CARLTON'S UNCANNY EARLY EARTHQUAKE DESIGN & HISTORY

Reihlife: The Carlton has a rich San Francisco history. Could you tell us a little about this---from when it was first built to how it became a haven after the 1989 San Francisco Earthquake? I was over in the East Bay for that one. Were you in the Bay Area then as well? Of course you are quite young.

Theo: “Quite young”? I think I love you all over again!
The night of Oct 17, 1989, most hotels emptied out. We, on the other hand, were sold out because all of the US Corp of Engineers stayed at the Carlton. Of course, the first building they inspected was the Carlton (they’re no fools!) and their inspection revealed the fact that the Carlton itself was designed specifically to withstand earthquakes by having a flexible steel foundation, atop which was built the concrete structure. (This, in 1927!)

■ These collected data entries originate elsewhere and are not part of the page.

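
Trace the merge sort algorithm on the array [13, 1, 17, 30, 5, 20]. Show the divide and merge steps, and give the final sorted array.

Merge sort trace:

Split: [13, 1, 17, 30, 5, 20] -> [13, 1, 17] and [30, 5, 20]
  Split: [13, 1, 17] -> [13] and [1, 17]
    Split: [1, 17] -> [1] and [17]
    Merge: [1] + [17] -> [1, 17]
  Merge: [13] + [1, 17] -> [1, 13, 17]
  Split: [30, 5, 20] -> [30] and [5, 20]
    Split: [5, 20] -> [5] and [20]
    Merge: [5] + [20] -> [5, 20]
  Merge: [30] + [5, 20] -> [5, 20, 30]
Merge: [1, 13, 17] + [5, 20, 30] -> [1, 5, 13, 17, 20, 30]

Final sorted array: [1, 5, 13, 17, 20, 30]

The merge sort proceeds by recursively splitting the array and merging sorted halves.
After all merges, the sorted array is [1, 5, 13, 17, 20, 30].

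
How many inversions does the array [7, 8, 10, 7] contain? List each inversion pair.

Finding inversions in [7, 8, 10, 7]:

(1, 3): arr[1]=8 > arr[3]=7
(2, 3): arr[2]=10 > arr[3]=7

Total inversions: 2

The array has 2 inversion(s): (1,3), (2,3). Each pair (i,j) satisfies i < j and arr[i] > arr[j].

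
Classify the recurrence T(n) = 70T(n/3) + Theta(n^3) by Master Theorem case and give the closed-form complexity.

Master Theorem for T(n) = 70T(n/3) + O(n^3):

a = 70, b = 3, c = 3
log_b(a) = log_3(70) = 3.8671

Case 1: c = 3 < log_3(70) = 3.8671
T(n) = O(n^(log_3 70))

For T(n) = 70T(n/3) + O(n^3): log_3(70) = 3.8671. This is Case 1 of the Master Theorem (c < log_b(a), work dominated by leaves), giving O(n^(log_3 70)).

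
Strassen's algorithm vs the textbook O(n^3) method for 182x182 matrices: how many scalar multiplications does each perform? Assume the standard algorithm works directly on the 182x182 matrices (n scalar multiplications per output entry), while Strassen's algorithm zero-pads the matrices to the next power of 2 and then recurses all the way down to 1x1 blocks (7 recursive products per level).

Matrix multiplication for 182x182 matrices:

Strassen's algorithm requires power-of-2 dimensions. Pad 182x182 to 256x256 (next power of 2).

Standard algorithm: 182^3 = 6028568 multiplications
Strassen's algorithm: 7^(log2(256)) = 7^8 = 5764801 multiplications
Savings: 6028568 - 5764801 = 263767 multiplications

Standard: 6028568 multiplications (182^3). Strassen: 5764801 multiplications (7^8, after padding to 256x256). Strassen reduces 8 recursive multiplications to 7 at each level.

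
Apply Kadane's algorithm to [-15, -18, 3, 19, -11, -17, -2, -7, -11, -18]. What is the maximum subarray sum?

Using Kadane's algorithm on [-15, -18, 3, 19, -11, -17, -2, -7, -11, -18]:

Scanning through the array:
Position 1 (value -18): max_ending_here = -18, max_so_far = -15
Position 2 (value 3): max_ending_here = 3, max_so_far = 3
Position 3 (value 19): max_ending_here = 22, max_so_far = 22
Position 4 (value -11): max_ending_here = 11, max_so_far = 22
Position 5 (value -17): max_ending_here = -6, max_so_far = 22
Position 6 (value -2): max_ending_here = -2, max_so_far = 22
Position 7 (value -7): max_ending_here = -7, max_so_far = 22
Position 8 (value -11): max_ending_here = -11, max_so_far = 22
Position 9 (value -18): max_ending_here = -18, max_so_far = 22

Maximum subarray: [3, 19]
Maximum sum: 22

The maximum subarray is [3, 19] with sum 22. This subarray runs from index 2 to index 3.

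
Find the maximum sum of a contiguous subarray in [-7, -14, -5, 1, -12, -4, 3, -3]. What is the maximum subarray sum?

Using Kadane's algorithm on [-7, -14, -5, 1, -12, -4, 3, -3]:

Scanning through the array:
Position 1 (value -14): max_ending_here = -14, max_so_far = -7
Position 2 (value -5): max_ending_here = -5, max_so_far = -5
Position 3 (value 1): max_ending_here = 1, max_so_far = 1
Position 4 (value -12): max_ending_here = -11, max_so_far = 1
Position 5 (value -4): max_ending_here = -4, max_so_far = 1
Position 6 (value 3): max_ending_here = 3, max_so_far = 3
Position 7 (value -3): max_ending_here = 0, max_so_far = 3

Maximum subarray: [3]
Maximum sum: 3

The maximum subarray is [3] with sum 3. This subarray runs from index 6 to index 6.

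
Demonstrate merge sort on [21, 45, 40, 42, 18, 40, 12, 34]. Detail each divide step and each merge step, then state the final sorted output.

Merge sort trace:

Split: [21, 45, 40, 42, 18, 40, 12, 34] -> [21, 45, 40, 42] and [18, 40, 12, 34]
  Split: [21, 45, 40, 42] -> [21, 45] and [40, 42]
    Split: [21, 45] -> [21] and [45]
    Merge: [21] + [45] -> [21, 45]
    Split: [40, 42] -> [40] and [42]
    Merge: [40] + [42] -> [40, 42]
  Merge: [21, 45] + [40, 42] -> [21, 40, 42, 45]
  Split: [18, 40, 12, 34] -> [18, 40] and [12, 34]
    Split: [18, 40] -> [18] and [40]
    Merge: [18] + [40] -> [18, 40]
    Split: [12, 34] -> [12] and [34]
    Merge: [12] + [34] -> [12, 34]
  Merge: [18, 40] + [12, 34] -> [12, 18, 34, 40]
Merge: [21, 40, 42, 45] + [12, 18, 34, 40] -> [12, 18, 21, 34, 40, 40, 42, 45]

Final sorted array: [12, 18, 21, 34, 40, 40, 42, 45]

The merge sort proceeds by recursively splitting the array and merging sorted halves.
After all merges, the sorted array is [12, 18, 21, 34, 40, 40, 42, 45].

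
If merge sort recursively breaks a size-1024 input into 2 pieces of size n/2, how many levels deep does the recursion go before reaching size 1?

For divide and conquer with division factor 2:

Problem sizes at each level:
Level 0: 1024
Level 1: 512
Level 2: 256
Level 3: 128
Level 4: 64
Level 5: 32
Level 6: 16
Level 7: 8
Level 8: 4
Level 9: 2
Level 10: 1

The root is level 0 and the size-1 base case is level 10 (the tree spans levels 0 through 10, i.e. 11 levels counting the root), so the depth is the number of divisions: log_2(1024) = 10

The recursion tree depth is log_2(1024) = 10. At each level, the problem size is divided by 2, so it takes 10 divisions to reduce to a base case of size 1. The algorithm makes 2 recursive calls at each level.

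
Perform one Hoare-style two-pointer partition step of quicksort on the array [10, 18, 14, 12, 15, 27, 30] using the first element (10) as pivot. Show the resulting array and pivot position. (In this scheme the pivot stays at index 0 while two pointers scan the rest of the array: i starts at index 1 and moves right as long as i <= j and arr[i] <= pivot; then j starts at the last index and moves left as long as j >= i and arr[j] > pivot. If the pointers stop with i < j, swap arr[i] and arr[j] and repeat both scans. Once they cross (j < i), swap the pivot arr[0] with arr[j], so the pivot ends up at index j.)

Hoare-style two-pointer partition with pivot = 10:

Initial array: [10, 18, 14, 12, 15, 27, 30]

Pointers start at i = 1, j = 6.
i ends at 1, j ends at 0: the pointers have crossed (j < i), so scanning stops.

j = 0, so swapping arr[0] with arr[j] leaves the pivot at position 0: [10, 18, 14, 12, 15, 27, 30]
Pivot position: 0

After partitioning with pivot 10, the array becomes [10, 18, 14, 12, 15, 27, 30]. The pivot is placed at index 0. All elements to the left of the pivot are <= 10, and all elements to the right are > 10.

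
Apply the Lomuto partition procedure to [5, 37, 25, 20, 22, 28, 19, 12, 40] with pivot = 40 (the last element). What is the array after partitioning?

Lomuto partition with pivot = 40:

Initial array: [5, 37, 25, 20, 22, 28, 19, 12, 40]

arr[0]=5 <= 40: swap with position 0, array becomes [5, 37, 25, 20, 22, 28, 19, 12, 40]
arr[1]=37 <= 40: swap with position 1, array becomes [5, 37, 25, 20, 22, 28, 19, 12, 40]
arr[2]=25 <= 40: swap with position 2, array becomes [5, 37, 25, 20, 22, 28, 19, 12, 40]
arr[3]=20 <= 40: swap with position 3, array becomes [5, 37, 25, 20, 22, 28, 19, 12, 40]
arr[4]=22 <= 40: swap with position 4, array becomes [5, 37, 25, 20, 22, 28, 19, 12, 40]
arr[5]=28 <= 40: swap with position 5, array becomes [5, 37, 25, 20, 22, 28, 19, 12, 40]
arr[6]=19 <= 40: swap with position 6, array becomes [5, 37, 25, 20, 22, 28, 19, 12, 40]
arr[7]=12 <= 40: swap with position 7, array becomes [5, 37, 25, 20, 22, 28, 19, 12, 40]

Place pivot at position 8: [5, 37, 25, 20, 22, 28, 19, 12, 40]
Pivot position: 8

After partitioning with pivot 40, the array becomes [5, 37, 25, 20, 22, 28, 19, 12, 40]. The pivot is placed at index 8. All elements to the left of the pivot are <= 40, and all elements to the right are > 40.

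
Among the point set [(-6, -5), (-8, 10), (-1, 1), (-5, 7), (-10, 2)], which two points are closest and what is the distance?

Computing all pairwise distances among 5 points:

d((-6, -5), (-8, 10)) = 15.1327
d((-6, -5), (-1, 1)) = 7.8102
d((-6, -5), (-5, 7)) = 12.0416
d((-6, -5), (-10, 2)) = 8.0623
d((-8, 10), (-1, 1)) = 11.4018
d((-8, 10), (-5, 7)) = 4.2426 <-- minimum
d((-8, 10), (-10, 2)) = 8.2462
d((-1, 1), (-5, 7)) = 7.2111
d((-1, 1), (-10, 2)) = 9.0554
d((-5, 7), (-10, 2)) = 7.0711

Closest pair: (-8, 10) and (-5, 7) with distance 4.2426

The closest pair is (-8, 10) and (-5, 7) with Euclidean distance 4.2426. For 5 points, brute-force pairwise comparison is shown above. For large n, the divide-and-conquer algorithm (sort by x, recurse on halves, check the dividing strip) achieves O(n log n).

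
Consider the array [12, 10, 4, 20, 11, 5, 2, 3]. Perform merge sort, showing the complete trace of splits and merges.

Merge sort trace:

Split: [12, 10, 4, 20, 11, 5, 2, 3] -> [12, 10, 4, 20] and [11, 5, 2, 3]
  Split: [12, 10, 4, 20] -> [12, 10] and [4, 20]
    Split: [12, 10] -> [12] and [10]
    Merge: [12] + [10] -> [10, 12]
    Split: [4, 20] -> [4] and [20]
    Merge: [4] + [20] -> [4, 20]
  Merge: [10, 12] + [4, 20] -> [4, 10, 12, 20]
  Split: [11, 5, 2, 3] -> [11, 5] and [2, 3]
    Split: [11, 5] -> [11] and [5]
    Merge: [11] + [5] -> [5, 11]
    Split: [2, 3] -> [2] and [3]
    Merge: [2] + [3] -> [2, 3]
  Merge: [5, 11] + [2, 3] -> [2, 3, 5, 11]
Merge: [4, 10, 12, 20] + [2, 3, 5, 11] -> [2, 3, 4, 5, 10, 11, 12, 20]

Final sorted array: [2, 3, 4, 5, 10, 11, 12, 20]

The merge sort proceeds by recursively splitting the array and merging sorted halves.
After all merges, the sorted array is [2, 3, 4, 5, 10, 11, 12, 20].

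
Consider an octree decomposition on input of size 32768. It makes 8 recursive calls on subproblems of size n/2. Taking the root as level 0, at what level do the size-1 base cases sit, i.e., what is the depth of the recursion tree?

For divide and conquer with division factor 2:

Problem sizes at each level:
Level 0: 32768
Level 1: 16384
Level 2: 8192
Level 3: 4096
Level 4: 2048
Level 5: 1024
Level 6: 512
Level 7: 256
Level 8: 128
Level 9: 64
Level 10: 32
Level 11: 16
Level 12: 8
Level 13: 4
Level 14: 2
Level 15: 1

The root is level 0 and the size-1 base case is level 15 (the tree spans levels 0 through 15, i.e. 16 levels counting the root), so the depth is the number of divisions: log_2(32768) = 15

The recursion tree depth is log_2(32768) = 15. At each level, the problem size is divided by 2, so it takes 15 divisions to reduce to a base case of size 1. The algorithm makes 8 recursive calls at each level.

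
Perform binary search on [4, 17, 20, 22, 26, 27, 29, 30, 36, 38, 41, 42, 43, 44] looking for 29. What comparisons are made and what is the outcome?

Binary search for 29 in [4, 17, 20, 22, 26, 27, 29, 30, 36, 38, 41, 42, 43, 44]:

lo=0, hi=13, mid=6, arr[mid]=29 -> Found target at index 6!

Binary search finds 29 at index 6 after 1 comparisons. The search repeatedly halves the search space by comparing with the middle element.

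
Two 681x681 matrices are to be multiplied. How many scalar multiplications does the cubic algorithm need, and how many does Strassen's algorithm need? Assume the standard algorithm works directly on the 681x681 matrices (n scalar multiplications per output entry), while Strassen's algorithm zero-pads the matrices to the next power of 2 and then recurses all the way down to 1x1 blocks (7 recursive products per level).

Matrix multiplication for 681x681 matrices:

Strassen's algorithm requires power-of-2 dimensions. Pad 681x681 to 1024x1024 (next power of 2).

Standard algorithm: 681^3 = 315821241 multiplications
Strassen's algorithm: 7^(log2(1024)) = 7^10 = 282475249 multiplications
Savings: 315821241 - 282475249 = 33345992 multiplications

Standard: 315821241 multiplications (681^3). Strassen: 282475249 multiplications (7^10, after padding to 1024x1024). Strassen reduces 8 recursive multiplications to 7 at each level.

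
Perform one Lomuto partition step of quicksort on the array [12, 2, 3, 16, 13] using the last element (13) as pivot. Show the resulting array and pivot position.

Lomuto partition with pivot = 13:

Initial array: [12, 2, 3, 16, 13]

arr[0]=12 <= 13: swap with position 0, array becomes [12, 2, 3, 16, 13]
arr[1]=2 <= 13: swap with position 1, array becomes [12, 2, 3, 16, 13]
arr[2]=3 <= 13: swap with position 2, array becomes [12, 2, 3, 16, 13]
arr[3]=16 > 13: no swap

Place pivot at position 3: [12, 2, 3, 13, 16]
Pivot position: 3

After partitioning with pivot 13, the array becomes [12, 2, 3, 13, 16]. The pivot is placed at index 3. All elements to the left of the pivot are <= 13, and all elements to the right are > 13.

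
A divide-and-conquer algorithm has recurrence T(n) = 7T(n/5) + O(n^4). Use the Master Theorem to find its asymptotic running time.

Master Theorem for T(n) = 7T(n/5) + O(n^4):

a = 7, b = 5, c = 4
log_b(a) = log_5(7) = 1.2091

Case 3: c = 4 > log_5(7) = 1.2091
T(n) = O(n^4) = O(n^4)

For T(n) = 7T(n/5) + O(n^4): log_5(7) = 1.2091. This is Case 3 of the Master Theorem (c > log_b(a), work dominated by root), giving O(n^4).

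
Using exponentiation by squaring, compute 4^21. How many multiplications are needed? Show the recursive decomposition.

Computing 4^21 by squaring (build up from 4^1; each line after the first costs one multiplication):

4^1 = 4
4^2 = (4^1)^2 = 4^2 = 16
4^4 = (4^2)^2 = 16^2 = 256
4^5 = 4 * 4^4 = 4 * 256 = 1024
4^10 = (4^5)^2 = 1024^2 = 1048576
4^20 = (4^10)^2 = 1048576^2 = 1099511627776
4^21 = 4 * 4^20 = 4 * 1099511627776 = 4398046511104

Result: 4398046511104
Multiplications needed: 6 (6 lines after 4^1)

4^21 = 4398046511104. Using exponentiation by squaring, this requires 6 multiplications. The key idea: if the exponent is even, square the half-power; if odd, multiply by the base once.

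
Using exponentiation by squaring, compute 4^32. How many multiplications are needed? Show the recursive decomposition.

Computing 4^32 by squaring (build up from 4^1; each line after the first costs one multiplication):

4^1 = 4
4^2 = (4^1)^2 = 4^2 = 16
4^4 = (4^2)^2 = 16^2 = 256
4^8 = (4^4)^2 = 256^2 = 65536
4^16 = (4^8)^2 = 65536^2 = 4294967296
4^32 = (4^16)^2 = 4294967296^2 = 18446744073709551616

Result: 18446744073709551616
Multiplications needed: 5 (5 lines after 4^1)

4^32 = 18446744073709551616. Using exponentiation by squaring, this requires 5 multiplications. The key idea: if the exponent is even, square the half-power; if odd, multiply by the base once.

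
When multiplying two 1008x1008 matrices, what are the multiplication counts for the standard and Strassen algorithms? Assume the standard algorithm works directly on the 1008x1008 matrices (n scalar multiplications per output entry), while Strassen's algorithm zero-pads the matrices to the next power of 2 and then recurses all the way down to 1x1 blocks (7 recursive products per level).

Matrix multiplication for 1008x1008 matrices:

Strassen's algorithm requires power-of-2 dimensions. Pad 1008x1008 to 1024x1024 (next power of 2).

Standard algorithm: 1008^3 = 1024192512 multiplications
Strassen's algorithm: 7^(log2(1024)) = 7^10 = 282475249 multiplications
Savings: 1024192512 - 282475249 = 741717263 multiplications

Standard: 1024192512 multiplications (1008^3). Strassen: 282475249 multiplications (7^10, after padding to 1024x1024). Strassen reduces 8 recursive multiplications to 7 at each level.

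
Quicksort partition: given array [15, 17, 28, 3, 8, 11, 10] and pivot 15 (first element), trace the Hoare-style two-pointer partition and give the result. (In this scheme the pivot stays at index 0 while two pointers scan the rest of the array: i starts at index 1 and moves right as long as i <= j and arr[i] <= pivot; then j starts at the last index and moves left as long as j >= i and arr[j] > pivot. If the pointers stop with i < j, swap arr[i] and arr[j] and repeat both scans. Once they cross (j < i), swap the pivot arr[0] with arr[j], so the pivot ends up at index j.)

Hoare-style two-pointer partition with pivot = 15:

Initial array: [15, 17, 28, 3, 8, 11, 10]

Pointers start at i = 1, j = 6.
i stops at index 1 (arr[1]=17 > 15), j stops at index 6 (arr[6]=10 <= 15): swap arr[1] and arr[6], array becomes [15, 10, 28, 3, 8, 11, 17]
i stops at index 2 (arr[2]=28 > 15), j stops at index 5 (arr[5]=11 <= 15): swap arr[2] and arr[5], array becomes [15, 10, 11, 3, 8, 28, 17]
i ends at 5, j ends at 4: the pointers have crossed (j < i), so scanning stops.

Swap pivot arr[0] with arr[4] to place pivot at position 4: [8, 10, 11, 3, 15, 28, 17]
Pivot position: 4

After partitioning with pivot 15, the array becomes [8, 10, 11, 3, 15, 28, 17]. The pivot is placed at index 4. All elements to the left of the pivot are <= 15, and all elements to the right are > 15.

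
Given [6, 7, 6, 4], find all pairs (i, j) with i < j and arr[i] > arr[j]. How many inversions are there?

Finding inversions in [6, 7, 6, 4]:

(0, 3): arr[0]=6 > arr[3]=4
(1, 2): arr[1]=7 > arr[2]=6
(1, 3): arr[1]=7 > arr[3]=4
(2, 3): arr[2]=6 > arr[3]=4

Total inversions: 4

The array has 4 inversion(s): (0,3), (1,2), (1,3), (2,3). Each pair (i,j) satisfies i < j and arr[i] > arr[j].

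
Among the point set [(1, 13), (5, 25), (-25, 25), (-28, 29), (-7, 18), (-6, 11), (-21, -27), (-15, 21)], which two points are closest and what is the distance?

Computing all pairwise distances among 8 points:

d((1, 13), (5, 25)) = 12.6491
d((1, 13), (-25, 25)) = 28.6356
d((1, 13), (-28, 29)) = 33.121
d((1, 13), (-7, 18)) = 9.434
d((1, 13), (-6, 11)) = 7.2801
d((1, 13), (-21, -27)) = 45.6508
d((1, 13), (-15, 21)) = 17.8885
d((5, 25), (-25, 25)) = 30.0
d((5, 25), (-28, 29)) = 33.2415
d((5, 25), (-7, 18)) = 13.8924
d((5, 25), (-6, 11)) = 17.8045
d((5, 25), (-21, -27)) = 58.1378
d((5, 25), (-15, 21)) = 20.3961
d((-25, 25), (-28, 29)) = 5.0 <-- minimum
d((-25, 25), (-7, 18)) = 19.3132
d((-25, 25), (-6, 11)) = 23.6008
d((-25, 25), (-21, -27)) = 52.1536
d((-25, 25), (-15, 21)) = 10.7703
d((-28, 29), (-7, 18)) = 23.7065
d((-28, 29), (-6, 11)) = 28.4253
d((-28, 29), (-21, -27)) = 56.4358
d((-28, 29), (-15, 21)) = 15.2643
d((-7, 18), (-6, 11)) = 7.0711
d((-7, 18), (-21, -27)) = 47.1275
d((-7, 18), (-15, 21)) = 8.544
d((-6, 11), (-21, -27)) = 40.8534
d((-6, 11), (-15, 21)) = 13.4536
d((-21, -27), (-15, 21)) = 48.3735

Closest pair: (-25, 25) and (-28, 29) with distance 5.0

The closest pair is (-25, 25) and (-28, 29) with Euclidean distance 5.0. For 8 points, brute-force pairwise comparison is shown above. For large n, the divide-and-conquer algorithm (sort by x, recurse on halves, check the dividing strip) achieves O(n log n).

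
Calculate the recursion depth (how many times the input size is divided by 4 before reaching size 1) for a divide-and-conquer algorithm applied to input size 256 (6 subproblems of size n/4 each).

For divide and conquer with division factor 4:

Problem sizes at each level:
Level 0: 256
Level 1: 64
Level 2: 16
Level 3: 4
Level 4: 1

The root is level 0 and the size-1 base case is level 4 (the tree spans levels 0 through 4, i.e. 5 levels counting the root), so the depth is the number of divisions: log_4(256) = 4

The recursion tree depth is log_4(256) = 4. At each level, the problem size is divided by 4, so it takes 4 divisions to reduce to a base case of size 1. The algorithm makes 6 recursive calls at each level.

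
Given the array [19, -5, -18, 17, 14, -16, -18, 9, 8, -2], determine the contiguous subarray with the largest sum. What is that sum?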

They also explained why the hallways get narrower as one descends from the top floor down to the basement: it causes something of a “pyramid effect” which gives the building uncanny stability during a seismic event (clever monkeys!)

Interestingly, just the day before the quake of 1989 (true story) my shift was changed from 3pm-11pm to 7am-3pm because a co-worker couldn’t consistently make it to work on time that early.

Long story short, when I should’ve been at work, I was already at home, watching TV in my circa 1898 Fillmore St. apartment, (there was a crack on my wall from 1906, the landlord was happy to point out when I moved in) and I was in the pleasant company of my beloved cat, and my two very best friends in the world who were hanging out with me at the time of the quake. (It was a double parlor living room, and I was even lying in the doorway, so I didn’t even have to move during those 15 seconds!) From my personal viewpoint, if such a seismic event had to happen, it was spoon fed to me with sugar on it. See that? “Serendipity”.